Collinear Factorization and Splitting Functions for Next-to-next-to-leading Order QCD Calculations

TL;DR

Catani and Grazzini address the triple-collinear limit of tree-level QCD amplitudes at NNLO accuracy. They derive a universal factorization formula for infrared singularities and present explicit spin-dependent three-parton splitting functions at $\mathcal{O}(\alpha_S^2)$ in $d = 4 - 2\epsilon$ dimensions, covering all relevant parton channels and including azimuthal spin correlations. They verify that spin-averaged results agree with prior work by Campbell and Glover, while detailing the color structure into Abelian and non-Abelian components.

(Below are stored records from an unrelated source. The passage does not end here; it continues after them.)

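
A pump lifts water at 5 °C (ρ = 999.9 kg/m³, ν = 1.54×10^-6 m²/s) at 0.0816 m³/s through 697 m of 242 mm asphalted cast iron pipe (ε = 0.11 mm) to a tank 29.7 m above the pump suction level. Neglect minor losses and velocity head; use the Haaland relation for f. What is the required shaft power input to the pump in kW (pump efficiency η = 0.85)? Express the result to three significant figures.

V = 4Q/(πD²) = 1.774 m/s; Re = 2.79×10^5; ε/D = 4.55×10^-4; f = 0.01790
h_f = f(L/D)V²/2g = 8.269 m
Total head H = z + h_f = 29.7 + 8.269 = 37.97 m
P_hyd = ρgQH = 999.9·9.81·0.0816·37.97 = 30.39 kW
P_shaft = P_hyd/η = 30.39/0.85 = 35.75 kW

P_shaft ≈ 35.8 kW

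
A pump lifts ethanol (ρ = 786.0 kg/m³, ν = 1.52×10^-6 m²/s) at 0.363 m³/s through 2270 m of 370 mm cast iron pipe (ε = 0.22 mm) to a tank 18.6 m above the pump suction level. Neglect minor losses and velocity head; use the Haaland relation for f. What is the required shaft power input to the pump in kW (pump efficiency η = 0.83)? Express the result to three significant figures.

V = 4Q/(πD²) = 3.376 m/s; Re = 8.22×10^5; ε/D = 5.95×10^-4; f = 0.01787
h_f = f(L/D)V²/2g = 63.70 m
Total head H = z + h_f = 18.6 + 63.70 = 82.30 m
P_hyd = ρgQH = 786.0·9.81·0.363·82.30 = 230.3 kW
P_shaft = P_hyd/η = 230.3/0.83 = 277.5 kW

P_shaft ≈ 278 kW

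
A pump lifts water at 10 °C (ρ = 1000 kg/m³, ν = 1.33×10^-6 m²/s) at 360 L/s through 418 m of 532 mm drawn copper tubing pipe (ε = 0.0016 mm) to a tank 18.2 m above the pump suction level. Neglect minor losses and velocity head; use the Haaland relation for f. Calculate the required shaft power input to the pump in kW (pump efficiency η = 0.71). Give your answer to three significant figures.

V = 4Q/(πD²) = 1.620 m/s; Re = 6.48×10^5; ε/D = 3.01×10^-6; f = 0.01252
h_f = f(L/D)V²/2g = 1.315 m
Total head H = z + h_f = 18.2 + 1.315 = 19.51 m
P_hyd = ρgQH = 1000·9.81·0.360·19.51 = 68.92 kW
P_shaft = P_hyd/η = 68.92/0.71 = 97.07 kW

P_shaft ≈ 97.1 kW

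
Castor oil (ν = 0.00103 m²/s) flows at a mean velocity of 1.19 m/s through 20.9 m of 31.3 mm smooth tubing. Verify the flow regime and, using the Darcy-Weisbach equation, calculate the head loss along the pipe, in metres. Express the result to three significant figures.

h_f ≈ 85.3 m

Re = VD/ν = 1.19·0.03130/0.00103 = 36.2 → laminar (Re < 2300)
f = 64/Re = 1.770
h_f = f(L/D)V²/(2g) = 1.770·(20.9/0.03130)·1.19²/(2·9.81) = 85.29 m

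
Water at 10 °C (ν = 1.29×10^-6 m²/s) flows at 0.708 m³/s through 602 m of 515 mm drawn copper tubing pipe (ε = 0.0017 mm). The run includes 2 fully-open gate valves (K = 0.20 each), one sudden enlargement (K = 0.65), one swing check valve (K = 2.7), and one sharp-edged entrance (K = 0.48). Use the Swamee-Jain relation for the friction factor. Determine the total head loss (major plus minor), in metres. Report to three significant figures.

V = 4Q/(πD²) = 3.399 m/s; V²/2g = 0.5888 m
Re = 1.36×10^6, ε/D = 3.30×10^-6 → f = 0.01113 (Swamee-Jain)
Major: h_f = f(L/D)·V²/2g = 0.01113·1169·0.5888 = 7.663 m
Minor: ΣK = 4.23; h_m = ΣK·V²/2g = 2.491 m
Total H_L = 7.663 + 2.491 = 10.15 m

H_L ≈ 10.2 m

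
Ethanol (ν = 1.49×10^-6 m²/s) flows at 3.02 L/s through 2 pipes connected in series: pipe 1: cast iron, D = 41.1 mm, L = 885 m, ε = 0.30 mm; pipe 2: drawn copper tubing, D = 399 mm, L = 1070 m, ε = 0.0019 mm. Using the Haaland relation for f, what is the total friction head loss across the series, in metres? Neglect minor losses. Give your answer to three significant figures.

H ≈ 201 m

Pipe 1: V = 2.276 m/s, Re = 6.28×10^4, ε/D = 0.00730, f = 0.03530, h_1 = f(L/D)V²/2g = 200.7 m
Pipe 2: V = 0.02415 m/s, Re = 6470, ε/D = 4.76×10^-6, f = 0.03495, h_2 = f(L/D)V²/2g = 0.002787 m
Series → Q common, losses add: H = Σh = 200.7 m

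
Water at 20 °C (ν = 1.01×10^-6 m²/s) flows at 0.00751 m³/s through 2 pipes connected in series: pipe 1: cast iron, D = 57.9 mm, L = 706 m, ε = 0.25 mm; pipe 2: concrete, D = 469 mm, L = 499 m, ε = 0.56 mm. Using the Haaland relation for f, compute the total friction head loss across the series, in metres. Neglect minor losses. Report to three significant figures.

Pipe 1: V = 2.852 m/s, Re = 1.64×10^5, ε/D = 0.00432, f = 0.02970, h_1 = f(L/D)V²/2g = 150.2 m
Pipe 2: V = 0.04347 m/s, Re = 2.02×10^4, ε/D = 0.00119, f = 0.02795, h_2 = f(L/D)V²/2g = 0.002864 m
Series → Q common, losses add: H = Σh = 150.2 m

H ≈ 150 m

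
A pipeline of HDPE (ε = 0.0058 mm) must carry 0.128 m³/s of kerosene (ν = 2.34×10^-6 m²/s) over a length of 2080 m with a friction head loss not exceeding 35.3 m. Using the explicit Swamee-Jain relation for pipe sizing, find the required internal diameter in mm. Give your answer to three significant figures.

D ≈ 264 mm

Swamee-Jain (Type III): D = 0.66·[ε^1.25·(LQ²/(gh_f))^4.75 + ν·Q^9.4·(L/(gh_f))^5.2]^0.04
LQ²/(gh_f) = 0.09841; L/(gh_f) = 6.006
Term 1 = ε^1.25·(…)^4.75 = 4.69×10^-12; Term 2 = ν·Q^9.4·(…)^5.2 = 1.06×10^-10
D = 0.66·(4.69×10^-12 + 1.06×10^-10)^0.04 = 0.2638 m = 264 mm
Check: V = 2.34 m/s, Re = 2.64×10^5, f = 0.01496, h_f = 33.0 m ≈ 35.3 m ✓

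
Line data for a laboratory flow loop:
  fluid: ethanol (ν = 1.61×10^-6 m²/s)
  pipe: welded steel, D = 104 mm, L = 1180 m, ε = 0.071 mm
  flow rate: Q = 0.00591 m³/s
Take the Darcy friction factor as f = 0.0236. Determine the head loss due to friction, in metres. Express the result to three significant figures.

V = 4Q/(πD²) = 4·0.00591/(π·0.104²) = 0.6957 m/s
h_f = f(L/D)V²/(2g) = 0.02360·(1180/0.104)·0.6957²/(2·9.81) = 6.606 m

h_f ≈ 6.61 m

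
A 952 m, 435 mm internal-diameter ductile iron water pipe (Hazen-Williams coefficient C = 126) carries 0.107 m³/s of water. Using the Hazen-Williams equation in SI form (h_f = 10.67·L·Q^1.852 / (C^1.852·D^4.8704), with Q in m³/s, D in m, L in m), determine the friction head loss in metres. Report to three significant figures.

h_f = 10.67·952·0.107^1.852 / (126^1.852·0.435^4.8704) = 1.202 m

h_f ≈ 1.20 m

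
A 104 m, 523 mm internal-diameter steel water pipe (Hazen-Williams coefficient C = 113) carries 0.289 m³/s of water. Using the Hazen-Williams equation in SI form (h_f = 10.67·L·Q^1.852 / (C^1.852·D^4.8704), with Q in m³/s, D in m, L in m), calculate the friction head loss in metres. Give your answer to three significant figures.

h_f = 10.67·104·0.289^1.852 / (113^1.852·0.523^4.8704) = 0.4126 m

h_f ≈ 0.413 m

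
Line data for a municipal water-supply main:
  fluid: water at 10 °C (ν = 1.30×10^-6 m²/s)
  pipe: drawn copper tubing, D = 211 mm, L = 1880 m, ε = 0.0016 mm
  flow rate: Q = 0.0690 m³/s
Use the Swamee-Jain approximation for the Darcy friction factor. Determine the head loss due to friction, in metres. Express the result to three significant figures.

V = 4Q/(πD²) = 4·0.0690/(π·0.211²) = 1.973 m/s
Re = VD/ν = 1.973·0.211/1.30×10^-6 = 3.20×10^5 → turbulent
ε/D = 0.0016/211 = 7.58×10^-6
Swamee-Jain: f = 0.01429
h_f = f(L/D)V²/(2g) = 0.01429·(1880/0.211)·1.973²/(2·9.81) = 25.27 m

h_f ≈ 25.3 m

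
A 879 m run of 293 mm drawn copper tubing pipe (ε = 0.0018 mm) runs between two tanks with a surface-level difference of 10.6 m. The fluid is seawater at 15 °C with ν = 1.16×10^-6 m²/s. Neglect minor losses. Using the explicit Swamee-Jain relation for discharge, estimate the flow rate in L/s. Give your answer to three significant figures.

Q ≈ 156 L/s

Swamee-Jain (Type II): Q = -0.965·√(gD⁵h_f/L)·ln[ε/(3.7D) + √(3.17ν²L/(gD³h_f))]
√(gD⁵h_f/L) = √(9.81·0.293⁵·10.6/879) = 0.01598
ε/(3.7D) = 1.66×10^-6; √(3.17ν²L/(gD³h_f)) = 3.79×10^-5
Q = -0.965·0.01598·ln(3.952×10^-5) = 0.1564 m³/s
Check: V = 2.32 m/s, Re = 5.86×10^5, f = 0.01284, h_f = 10.6 m ≈ 10.6 m ✓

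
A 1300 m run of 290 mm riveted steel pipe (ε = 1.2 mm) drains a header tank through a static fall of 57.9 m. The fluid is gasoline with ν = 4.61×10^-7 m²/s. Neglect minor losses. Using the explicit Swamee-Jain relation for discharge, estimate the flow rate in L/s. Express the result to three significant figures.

Q ≈ 196 L/s

Swamee-Jain (Type II): Q = -0.965·√(gD⁵h_f/L)·ln[ε/(3.7D) + √(3.17ν²L/(gD³h_f))]
√(gD⁵h_f/L) = √(9.81·0.290⁵·57.9/1300) = 0.02994
ε/(3.7D) = 0.00112; √(3.17ν²L/(gD³h_f)) = 7.95×10^-6
Q = -0.965·0.02994·ln(0.001126) = 0.1961 m³/s
Check: V = 2.97 m/s, Re = 1.87×10^6, f = 0.02880, h_f = 58.0 m ≈ 57.9 m ✓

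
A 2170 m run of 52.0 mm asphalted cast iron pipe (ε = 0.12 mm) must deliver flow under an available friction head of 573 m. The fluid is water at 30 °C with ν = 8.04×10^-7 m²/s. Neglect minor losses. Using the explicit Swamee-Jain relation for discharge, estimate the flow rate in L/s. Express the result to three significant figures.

Swamee-Jain (Type II): Q = -0.965·√(gD⁵h_f/L)·ln[ε/(3.7D) + √(3.17ν²L/(gD³h_f))]
√(gD⁵h_f/L) = √(9.81·0.0520⁵·573/2170) = 9.924×10^-4
ε/(3.7D) = 6.24×10^-4; √(3.17ν²L/(gD³h_f)) = 7.50×10^-5
Q = -0.965·9.924×10^-4·ln(6.987×10^-4) = 0.006959 m³/s
Check: V = 3.28 m/s, Re = 2.12×10^5, f = 0.02527, h_f = 577 m ≈ 573 m ✓

Q ≈ 6.96 L/s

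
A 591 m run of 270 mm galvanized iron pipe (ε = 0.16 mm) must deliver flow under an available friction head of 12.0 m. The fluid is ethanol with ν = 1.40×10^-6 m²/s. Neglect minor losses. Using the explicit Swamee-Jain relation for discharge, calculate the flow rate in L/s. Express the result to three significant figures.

Q ≈ 139 L/s

Swamee-Jain (Type II): Q = -0.965·√(gD⁵h_f/L)·ln[ε/(3.7D) + √(3.17ν²L/(gD³h_f))]
√(gD⁵h_f/L) = √(9.81·0.270⁵·12.0/591) = 0.01691
ε/(3.7D) = 1.60×10^-4; √(3.17ν²L/(gD³h_f)) = 3.98×10^-5
Q = -0.965·0.01691·ln(2.000×10^-4) = 0.1390 m³/s
Check: V = 2.43 m/s, Re = 4.68×10^5, f = 0.01839, h_f = 12.1 m ≈ 12.0 m ✓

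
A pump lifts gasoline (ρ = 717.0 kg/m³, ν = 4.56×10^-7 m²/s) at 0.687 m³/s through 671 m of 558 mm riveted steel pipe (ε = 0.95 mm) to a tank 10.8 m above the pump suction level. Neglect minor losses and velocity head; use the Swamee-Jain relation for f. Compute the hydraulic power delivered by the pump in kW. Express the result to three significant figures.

V = 4Q/(πD²) = 2.809 m/s; Re = 3.44×10^6; ε/D = 0.00170; f = 0.02254
h_f = f(L/D)V²/2g = 10.90 m
Total head H = z + h_f = 10.8 + 10.90 = 21.70 m
P_hyd = ρgQH = 717.0·9.81·0.687·21.70 = 104.9 kW

P_hyd ≈ 105 kW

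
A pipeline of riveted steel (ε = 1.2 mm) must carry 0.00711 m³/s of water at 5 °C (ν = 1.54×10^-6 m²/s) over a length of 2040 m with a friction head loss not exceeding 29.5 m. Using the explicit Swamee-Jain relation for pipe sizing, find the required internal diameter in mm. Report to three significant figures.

D ≈ 104 mm

Swamee-Jain (Type III): D = 0.66·[ε^1.25·(LQ²/(gh_f))^4.75 + ν·Q^9.4·(L/(gh_f))^5.2]^0.04
LQ²/(gh_f) = 3.564×10^-4; L/(gh_f) = 7.049
Term 1 = ε^1.25·(…)^4.75 = 9.34×10^-21; Term 2 = ν·Q^9.4·(…)^5.2 = 2.54×10^-22
D = 0.66·(9.34×10^-21 + 2.54×10^-22)^0.04 = 0.1044 m = 104 mm
Check: V = 0.830 m/s, Re = 5.63×10^4, f = 0.04107, h_f = 28.2 m ≈ 29.5 m ✓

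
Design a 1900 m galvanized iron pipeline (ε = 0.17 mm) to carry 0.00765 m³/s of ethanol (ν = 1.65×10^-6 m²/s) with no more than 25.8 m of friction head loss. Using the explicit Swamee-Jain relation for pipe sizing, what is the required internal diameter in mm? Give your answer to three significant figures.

Swamee-Jain (Type III): D = 0.66·[ε^1.25·(LQ²/(gh_f))^4.75 + ν·Q^9.4·(L/(gh_f))^5.2]^0.04
LQ²/(gh_f) = 4.393×10^-4; L/(gh_f) = 7.507
Term 1 = ε^1.25·(…)^4.75 = 2.19×10^-21; Term 2 = ν·Q^9.4·(…)^5.2 = 7.52×10^-22
D = 0.66·(2.19×10^-21 + 7.52×10^-22)^0.04 = 0.09961 m = 99.6 mm
Check: V = 0.982 m/s, Re = 5.93×10^4, f = 0.02562, h_f = 24.0 m ≈ 25.8 m ✓

D ≈ 99.6 mm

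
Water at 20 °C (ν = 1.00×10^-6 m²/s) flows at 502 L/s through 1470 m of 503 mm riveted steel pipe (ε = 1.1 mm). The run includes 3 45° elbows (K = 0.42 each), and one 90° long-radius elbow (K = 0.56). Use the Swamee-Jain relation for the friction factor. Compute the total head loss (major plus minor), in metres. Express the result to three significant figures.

H_L ≈ 23.6 m

V = 4Q/(πD²) = 2.526 m/s; V²/2g = 0.3253 m
Re = 1.27×10^6, ε/D = 0.00219 → f = 0.02419 (Swamee-Jain)
Major: h_f = f(L/D)·V²/2g = 0.02419·2922·0.3253 = 22.99 m
Minor: ΣK = 1.82; h_m = ΣK·V²/2g = 0.5920 m
Total H_L = 22.99 + 0.5920 = 23.58 m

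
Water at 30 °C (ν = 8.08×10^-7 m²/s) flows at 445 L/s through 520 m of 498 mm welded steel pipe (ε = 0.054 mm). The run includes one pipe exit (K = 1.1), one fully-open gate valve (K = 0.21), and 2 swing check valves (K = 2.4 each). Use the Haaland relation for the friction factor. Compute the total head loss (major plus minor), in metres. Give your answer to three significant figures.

H_L ≈ 5.27 m

V = 4Q/(πD²) = 2.285 m/s; V²/2g = 0.2660 m
Re = 1.41×10^6, ε/D = 1.08×10^-4 → f = 0.01313 (Haaland)
Major: h_f = f(L/D)·V²/2g = 0.01313·1044·0.2660 = 3.648 m
Minor: ΣK = 6.11; h_m = ΣK·V²/2g = 1.625 m
Total H_L = 3.648 + 1.625 = 5.273 m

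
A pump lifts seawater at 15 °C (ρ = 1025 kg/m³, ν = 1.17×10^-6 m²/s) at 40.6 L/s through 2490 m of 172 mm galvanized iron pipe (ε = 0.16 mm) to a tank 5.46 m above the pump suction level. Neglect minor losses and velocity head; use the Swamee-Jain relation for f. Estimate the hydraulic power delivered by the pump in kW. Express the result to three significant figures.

V = 4Q/(πD²) = 1.747 m/s; Re = 2.57×10^5; ε/D = 9.30×10^-4; f = 0.02061
h_f = f(L/D)V²/2g = 46.43 m
Total head H = z + h_f = 5.46 + 46.43 = 51.89 m
P_hyd = ρgQH = 1025·9.81·0.0406·51.89 = 21.19 kW

P_hyd ≈ 21.2 kW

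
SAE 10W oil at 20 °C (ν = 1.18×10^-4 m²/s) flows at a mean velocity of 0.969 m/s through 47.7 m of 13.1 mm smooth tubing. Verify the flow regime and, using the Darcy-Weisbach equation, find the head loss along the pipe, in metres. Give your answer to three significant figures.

Re = VD/ν = 0.969·0.01310/1.18×10^-4 = 108 → laminar (Re < 2300)
f = 64/Re = 0.5949
h_f = f(L/D)V²/(2g) = 0.5949·(47.7/0.01310)·0.969²/(2·9.81) = 103.7 m

h_f ≈ 104 m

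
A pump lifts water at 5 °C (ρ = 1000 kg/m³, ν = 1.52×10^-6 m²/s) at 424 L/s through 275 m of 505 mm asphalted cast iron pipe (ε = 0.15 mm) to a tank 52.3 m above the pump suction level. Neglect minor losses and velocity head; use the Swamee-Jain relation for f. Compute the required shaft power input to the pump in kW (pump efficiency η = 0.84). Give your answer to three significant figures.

P_shaft ≈ 269 kW

V = 4Q/(πD²) = 2.117 m/s; Re = 7.03×10^5; ε/D = 2.97×10^-4; f = 0.01601
h_f = f(L/D)V²/2g = 1.991 m
Total head H = z + h_f = 52.3 + 1.991 = 54.29 m
P_hyd = ρgQH = 1000·9.81·0.424·54.29 = 225.8 kW
P_shaft = P_hyd/η = 225.8/0.84 = 268.8 kW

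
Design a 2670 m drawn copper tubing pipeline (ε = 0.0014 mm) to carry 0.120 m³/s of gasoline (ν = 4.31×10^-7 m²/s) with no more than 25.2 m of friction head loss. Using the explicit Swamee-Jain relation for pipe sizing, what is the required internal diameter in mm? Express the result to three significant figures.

Swamee-Jain (Type III): D = 0.66·[ε^1.25·(LQ²/(gh_f))^4.75 + ν·Q^9.4·(L/(gh_f))^5.2]^0.04
LQ²/(gh_f) = 0.1555; L/(gh_f) = 10.80
Term 1 = ε^1.25·(…)^4.75 = 6.98×10^-12; Term 2 = ν·Q^9.4·(…)^5.2 = 2.25×10^-10
D = 0.66·(6.98×10^-12 + 2.25×10^-10)^0.04 = 0.2718 m = 272 mm
Check: V = 2.07 m/s, Re = 1.30×10^6, f = 0.01126, h_f = 24.1 m ≈ 25.2 m ✓

D ≈ 272 mm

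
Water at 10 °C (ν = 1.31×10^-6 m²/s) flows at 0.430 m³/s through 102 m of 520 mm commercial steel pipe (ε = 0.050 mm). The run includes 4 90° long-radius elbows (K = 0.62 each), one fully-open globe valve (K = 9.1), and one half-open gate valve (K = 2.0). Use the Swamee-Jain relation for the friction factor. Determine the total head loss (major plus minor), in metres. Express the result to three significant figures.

H_L ≈ 3.40 m

V = 4Q/(πD²) = 2.025 m/s; V²/2g = 0.2090 m
Re = 8.04×10^5, ε/D = 9.62×10^-5 → f = 0.01372 (Swamee-Jain)
Major: h_f = f(L/D)·V²/2g = 0.01372·196.2·0.2090 = 0.5622 m
Minor: ΣK = 13.6; h_m = ΣK·V²/2g = 2.838 m
Total H_L = 0.5622 + 2.838 = 3.400 m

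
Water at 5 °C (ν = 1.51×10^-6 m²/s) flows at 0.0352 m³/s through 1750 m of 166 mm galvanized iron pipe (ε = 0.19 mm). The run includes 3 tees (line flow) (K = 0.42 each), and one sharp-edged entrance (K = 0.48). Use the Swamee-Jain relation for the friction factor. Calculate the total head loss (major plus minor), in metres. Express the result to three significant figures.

H_L ≈ 31.3 m

V = 4Q/(πD²) = 1.626 m/s; V²/2g = 0.1348 m
Re = 1.79×10^5, ε/D = 0.00114 → f = 0.02188 (Swamee-Jain)
Major: h_f = f(L/D)·V²/2g = 0.02188·10542·0.1348 = 31.10 m
Minor: ΣK = 1.74; h_m = ΣK·V²/2g = 0.2346 m
Total H_L = 31.10 + 0.2346 = 31.34 m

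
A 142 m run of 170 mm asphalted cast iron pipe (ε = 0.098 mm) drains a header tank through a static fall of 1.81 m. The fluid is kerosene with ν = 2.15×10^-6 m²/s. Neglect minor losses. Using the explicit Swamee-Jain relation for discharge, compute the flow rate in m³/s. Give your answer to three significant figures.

Q ≈ 0.0328 m³/s

Swamee-Jain (Type II): Q = -0.965·√(gD⁵h_f/L)·ln[ε/(3.7D) + √(3.17ν²L/(gD³h_f))]
√(gD⁵h_f/L) = √(9.81·0.170⁵·1.81/142) = 0.004214
ε/(3.7D) = 1.56×10^-4; √(3.17ν²L/(gD³h_f)) = 1.54×10^-4
Q = -0.965·0.004214·ln(3.102×10^-4) = 0.03285 m³/s
Check: V = 1.45 m/s, Re = 1.14×10^5, f = 0.02041, h_f = 1.82 m ≈ 1.81 m ✓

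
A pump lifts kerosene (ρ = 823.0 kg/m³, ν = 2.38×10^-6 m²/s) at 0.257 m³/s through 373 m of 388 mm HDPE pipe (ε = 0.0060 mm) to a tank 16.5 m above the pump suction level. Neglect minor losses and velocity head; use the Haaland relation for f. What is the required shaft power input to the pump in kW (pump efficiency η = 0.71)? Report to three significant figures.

V = 4Q/(πD²) = 2.174 m/s; Re = 3.54×10^5; ε/D = 1.55×10^-5; f = 0.01405
h_f = f(L/D)V²/2g = 3.252 m
Total head H = z + h_f = 16.5 + 3.252 = 19.75 m
P_hyd = ρgQH = 823.0·9.81·0.257·19.75 = 40.98 kW
P_shaft = P_hyd/η = 40.98/0.71 = 57.72 kW

P_shaft ≈ 57.7 kW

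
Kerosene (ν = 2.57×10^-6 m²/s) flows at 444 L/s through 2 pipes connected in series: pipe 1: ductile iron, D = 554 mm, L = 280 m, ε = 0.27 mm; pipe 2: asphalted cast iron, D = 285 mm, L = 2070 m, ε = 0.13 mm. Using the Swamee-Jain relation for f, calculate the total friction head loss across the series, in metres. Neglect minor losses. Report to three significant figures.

H ≈ 309 m

Pipe 1: V = 1.842 m/s, Re = 3.97×10^5, ε/D = 4.87×10^-4, f = 0.01792, h_1 = f(L/D)V²/2g = 1.566 m
Pipe 2: V = 6.960 m/s, Re = 7.72×10^5, ε/D = 4.56×10^-4, f = 0.01715, h_2 = f(L/D)V²/2g = 307.6 m
Series → Q common, losses add: H = Σh = 309.1 m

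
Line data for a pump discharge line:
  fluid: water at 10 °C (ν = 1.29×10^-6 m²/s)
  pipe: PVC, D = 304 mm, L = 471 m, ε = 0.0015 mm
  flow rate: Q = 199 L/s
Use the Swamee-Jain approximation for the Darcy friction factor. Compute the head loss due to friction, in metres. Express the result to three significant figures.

h_f ≈ 7.48 m

V = 4Q/(πD²) = 4·0.199/(π·0.304²) = 2.742 m/s
Re = VD/ν = 2.742·0.304/1.29×10^-6 = 6.46×10^5 → turbulent
ε/D = 0.0015/304 = 4.93×10^-6
Swamee-Jain: f = 0.01260
h_f = f(L/D)V²/(2g) = 0.01260·(471/0.304)·2.742²/(2·9.81) = 7.482 m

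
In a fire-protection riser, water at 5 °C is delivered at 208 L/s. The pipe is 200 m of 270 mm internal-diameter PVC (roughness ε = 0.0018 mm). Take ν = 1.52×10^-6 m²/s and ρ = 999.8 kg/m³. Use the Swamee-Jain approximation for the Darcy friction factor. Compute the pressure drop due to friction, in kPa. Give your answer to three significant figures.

V = 4Q/(πD²) = 4·0.208/(π·0.270²) = 3.633 m/s
Re = VD/ν = 3.633·0.270/1.52×10^-6 = 6.45×10^5 → turbulent
ε/D = 0.0018/270 = 6.67×10^-6
Swamee-Jain: f = 0.01264
h_f = f(L/D)V²/(2g) = 0.01264·(200/0.270)·3.633²/(2·9.81) = 6.298 m
Δp = ρg·h_f = 999.8·9.81·6.298 = 61.77 kPa

Δp ≈ 61.8 kPa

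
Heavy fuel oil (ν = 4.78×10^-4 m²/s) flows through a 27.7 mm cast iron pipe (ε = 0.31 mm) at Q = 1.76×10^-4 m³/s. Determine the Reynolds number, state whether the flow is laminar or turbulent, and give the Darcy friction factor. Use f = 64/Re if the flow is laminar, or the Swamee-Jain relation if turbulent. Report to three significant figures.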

These results provide essential ingredients for NNLO subtraction schemes, fixed-order jet cross sections, and improvements to parton showers and resummation techniques. Overall, the work advances practical high-precision QCD calculations by clarifying the infrared structure in the triple-collinear regime.

Abstract

We consider the singular behaviour of tree-level QCD amplitudes when the momenta of three partons become simultaneously parallel. We discuss the universal factorization formula that controls the singularities of the multiparton matrix elements in this collinear limit and present the explicit expressions of the corresponding splitting functions. The results fully include spin (azimuthal) correlations up to ${\cal O}(\as^2)$. In the case of spin-averaged splitting functions we confirm similar results obtained by Campbell and Glover.